Há muito tempo, décadas, as emissoras de TV vendem parte do horário da programação, principalmente para igrejas evangélicas. Ocorre que estas empresas operam por concessão, o espectro de frequências de rádio usado para transmitir o sinal é um bem público.

As emissoras recebem da União o direito de explorar uma faixa desse espectro por um período determinado. A concessão, no entanto, deve seguir uma série de regras.

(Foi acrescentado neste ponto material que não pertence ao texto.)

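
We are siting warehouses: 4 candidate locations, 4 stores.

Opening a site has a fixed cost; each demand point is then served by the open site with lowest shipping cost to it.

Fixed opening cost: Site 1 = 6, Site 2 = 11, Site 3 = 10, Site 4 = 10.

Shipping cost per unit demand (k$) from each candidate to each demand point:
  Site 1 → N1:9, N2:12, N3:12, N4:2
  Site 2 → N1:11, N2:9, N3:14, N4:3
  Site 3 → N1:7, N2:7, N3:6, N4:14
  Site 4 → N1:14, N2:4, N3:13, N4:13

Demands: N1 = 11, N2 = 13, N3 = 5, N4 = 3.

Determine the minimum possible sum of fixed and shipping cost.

191

Open {Site 1, Site 3, Site 4}: assign each demand point to its cheapest open site.
  N1→Site 3 11×7=77, N2→Site 4 13×4=52, N3→Site 3 5×6=30, N4→Site 1 3×2=6
  shipping cost 165, fixed 26 → total 191.
Compare {Site 2, Site 3, Site 4}: shipping cost 168 + fixed 31 = 199.
Compare {Site 1, Site 2, Site 3, Site 4}: shipping cost 165 + fixed 37 = 202.
Compare {Site 3, Site 4}: shipping cost 198 + fixed 20 = 218.
All other subsets cost ≥ 199. Minimum total cost: 191.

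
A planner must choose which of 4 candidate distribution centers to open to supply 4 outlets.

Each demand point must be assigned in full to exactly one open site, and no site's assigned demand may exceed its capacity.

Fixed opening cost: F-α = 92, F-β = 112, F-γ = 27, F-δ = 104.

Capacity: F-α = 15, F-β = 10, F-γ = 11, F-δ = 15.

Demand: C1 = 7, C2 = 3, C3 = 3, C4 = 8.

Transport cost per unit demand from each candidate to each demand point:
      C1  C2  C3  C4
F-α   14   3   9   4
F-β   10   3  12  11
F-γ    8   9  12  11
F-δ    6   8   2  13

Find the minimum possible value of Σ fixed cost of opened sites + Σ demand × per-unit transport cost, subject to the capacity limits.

Open {F-α, F-γ}; cheapest assignment that respects the capacities:
  F-α (cap 15, load 14): C2, C3, C4 — cost 3×3 + 3×9 + 8×4 = 68
  F-γ (cap 11, load 7): C1 — cost 7×8 = 56
  Shipping 124, fixed 119 → total 243.
  Any other capacity-feasible assignment to {F-α, F-γ} ships for at least 124.
Compare {F-α, F-δ}: its best feasible assignment gives total 285.
Compare {F-γ, F-δ}: its best feasible assignment gives total 291.
Every other set of open sites that can feasibly serve all demand totals ≥ 285 even under its best assignment. Minimum: 243.

243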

Uma delas determina que 5% do tempo deve ser destinado à produção de notícias. Outra regra, do regulamento dos serviços de radiodifusão, diz que as emissoras devem limitar a 25% “o tempo destinado à publicidade comercial.
Em busca de novas fontes de renda, porém, emissoras passaram a vender além dos 25% da grade de programação permitidos por lei. Teoricamente, elas poderiam ser punidas pelo governo. Mas isso é tão difícil como fazer crescer cabelo em ovo.

A moda no telhado
A moda mais recente de corte de cabelo é deixar a parte mais baixa como se fosse um solo pronto para receber plantação de soja, por exemplo. Na parte superior, fica o que restou da mata nativa. Já no topo, um cocoruto no capricho, que, em campo aberto na na Fronteira Oeste, chamam de tacuru.

Na mesa com o Japão
A riqueza da cultura japonesa estará em destaque no 12º Festival do Japão do Rio Grande do Sul, que acontece de 14 a 16 de novembro, no Parque de Exposições Assis Brasil, em Esteio. O evento promete encantar o público com o melhor da culinária tradicional japonesa, além de uma programação cultural diversificada para todas as idades.

Entre as opções gastronômicas, o público poderá saborear sushis variados, temakis fresquinhos, lámen artesanal, takoyakis (bolinhos de polvo), guiozas, wagashis (doces típicos), nikumans, tonkatsu, bentôs completos e muito mais. Serão dezenas de operações gastronômicas participando do festival, incluindo também restaurantes de fast food.